Arms dealer Undershaft espoused a cold steel philosophy of doing business which he codified as the armorer's trust: to sell his deadly wares to whomever could pay the price, no questions asked.

The armorer makes no moral judgments. He simply provides the product for which there is a demand.

Shaw was light years ahead of modern marketing's versions of the idea. "Guns don't kill people. People kill people, right?"

How about "our tobacco company provides a legal product for adults who freely choose to smoke. What's wrong with that?"

Nevada understandably has spawned its own latter day Andrew Undershaft. His name is Harvey Whittemore, the Darth Vader of vice lobbyists, the most ruthless of juice peddlers. Harvey pimps for gambling, booze, tobacco and sundry other forms of destructive greed.

He performs direct hits for whomever hires him. Morality has no place on Harvey's balance sheet. Sin sells.

The body politic is now so infected with Harvey's Disease that Gov. Dudley Do-Right sees no contradiction in earmarking millions from the national tobacco settlement to go toward college scholarships. But the cash flow depends on hooking new generations of smokers from among the very students he intends to educate.

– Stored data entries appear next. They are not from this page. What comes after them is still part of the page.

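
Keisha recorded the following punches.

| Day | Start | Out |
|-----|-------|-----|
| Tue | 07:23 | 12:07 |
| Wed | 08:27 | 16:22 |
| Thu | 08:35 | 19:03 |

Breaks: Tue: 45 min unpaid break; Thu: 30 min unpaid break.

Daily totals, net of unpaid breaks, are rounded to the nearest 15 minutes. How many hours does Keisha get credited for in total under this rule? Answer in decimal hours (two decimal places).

Tue: 07:23–12:07 = 4 h 44 min − 45 min = 3 h 59 min → rounds to 4 h 0 min
Wed: 08:27–16:22 = 7 h 55 min → rounds to 8 h 0 min
Thu: 08:35–19:03 = 10 h 28 min − 30 min = 9 h 58 min → rounds to 10 h 0 min
Total credited: 22 h 0 min.

22.00 hours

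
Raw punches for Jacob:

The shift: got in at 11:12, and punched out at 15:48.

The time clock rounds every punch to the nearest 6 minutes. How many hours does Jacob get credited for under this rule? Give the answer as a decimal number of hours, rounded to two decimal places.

The shift: in 11:12→11:12, out 15:48→15:48; 4 h 36 min

4.60 hours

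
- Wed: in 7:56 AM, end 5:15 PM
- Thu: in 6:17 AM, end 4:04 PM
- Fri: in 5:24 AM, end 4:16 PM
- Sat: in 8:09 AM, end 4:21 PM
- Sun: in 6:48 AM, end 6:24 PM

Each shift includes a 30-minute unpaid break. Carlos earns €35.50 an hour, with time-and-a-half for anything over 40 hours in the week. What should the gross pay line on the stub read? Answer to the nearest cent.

€1806.95

Wed: 7:56 AM–5:15 PM = 9 h 19 min; less 30 min break → 8 h 49 min
Thu: 6:17 AM–4:04 PM = 9 h 47 min; less 30 min break → 9 h 17 min
Fri: 5:24 AM–4:16 PM = 10 h 52 min; less 30 min break → 10 h 22 min
Sat: 8:09 AM–4:21 PM = 8 h 12 min; less 30 min break → 7 h 42 min
Sun: 6:48 AM–6:24 PM = 11 h 36 min; less 30 min break → 11 h 6 min
Total worked: 47 h 16 min = 2836 min.
Regular 40 h 0 min = 2400 min at €35.50/h; overtime 7 h 16 min = 436 min at €53.25/h.
Pay = (2400 × €35.50 + 436 × €53.25) ÷ 60 = €1806.95.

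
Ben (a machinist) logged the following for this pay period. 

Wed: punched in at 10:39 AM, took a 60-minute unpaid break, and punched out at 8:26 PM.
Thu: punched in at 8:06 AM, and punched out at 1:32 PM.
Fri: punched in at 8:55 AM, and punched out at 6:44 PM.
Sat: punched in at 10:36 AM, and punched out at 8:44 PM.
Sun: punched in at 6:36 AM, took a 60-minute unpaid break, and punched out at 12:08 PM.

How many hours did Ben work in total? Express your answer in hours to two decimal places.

38.70 hours

Wed: 10:39 AM–8:26 PM = 9 h 47 min; less 60 min break → 8 h 47 min
Thu: 8:06 AM–1:32 PM = 5 h 26 min
Fri: 8:55 AM–6:44 PM = 9 h 49 min
Sat: 10:36 AM–8:44 PM = 10 h 8 min
Sun: 6:36 AM–12:08 PM = 5 h 32 min; less 60 min break → 4 h 32 min
Total: 8 h 47 min + 5 h 26 min + 9 h 49 min + 10 h 8 min + 4 h 32 min = 38 h 42 min.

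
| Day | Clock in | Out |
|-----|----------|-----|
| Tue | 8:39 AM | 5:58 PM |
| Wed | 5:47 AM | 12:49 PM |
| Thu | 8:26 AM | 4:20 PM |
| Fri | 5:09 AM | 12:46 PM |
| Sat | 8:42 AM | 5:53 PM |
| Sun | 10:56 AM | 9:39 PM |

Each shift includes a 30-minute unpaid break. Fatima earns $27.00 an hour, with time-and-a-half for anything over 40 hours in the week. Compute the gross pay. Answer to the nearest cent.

$1435.05

Tue: 8:39 AM–5:58 PM = 9 h 19 min; less 30 min break → 8 h 49 min
Wed: 5:47 AM–12:49 PM = 7 h 2 min; less 30 min break → 6 h 32 min
Thu: 8:26 AM–4:20 PM = 7 h 54 min; less 30 min break → 7 h 24 min
Fri: 5:09 AM–12:46 PM = 7 h 37 min; less 30 min break → 7 h 7 min
Sat: 8:42 AM–5:53 PM = 9 h 11 min; less 30 min break → 8 h 41 min
Sun: 10:56 AM–9:39 PM = 10 h 43 min; less 30 min break → 10 h 13 min
Total worked: 48 h 46 min = 2926 min.
Regular 40 h 0 min = 2400 min at $27.00/h; overtime 8 h 46 min = 526 min at $40.50/h.
Pay = (2400 × $27.00 + 526 × $40.50) ÷ 60 = $1435.05.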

That may not make moral, ethical or parental sense anywhere else. But it's merely business as usual given the skewed sensibilities and twisted morality under which we live here in the High Desert Outback of the American Dream.

Be well. Raise hell.

-30-


Andrew Barbano

Andrew Barbano is a member of CWA Local 9413. He is a 30-year Nevadan, editor of U-News and head of Casinos Out of Politics (COP). In 1998 he served as gubernatorial campaign manager for State Senator Joe Neal, D-North Las Vegas.
Since 1988 Barbwire by Barbano has originated in the Daily Sparks, Nev., Tribune, where an earlier version of this column appeared on 5/23/99.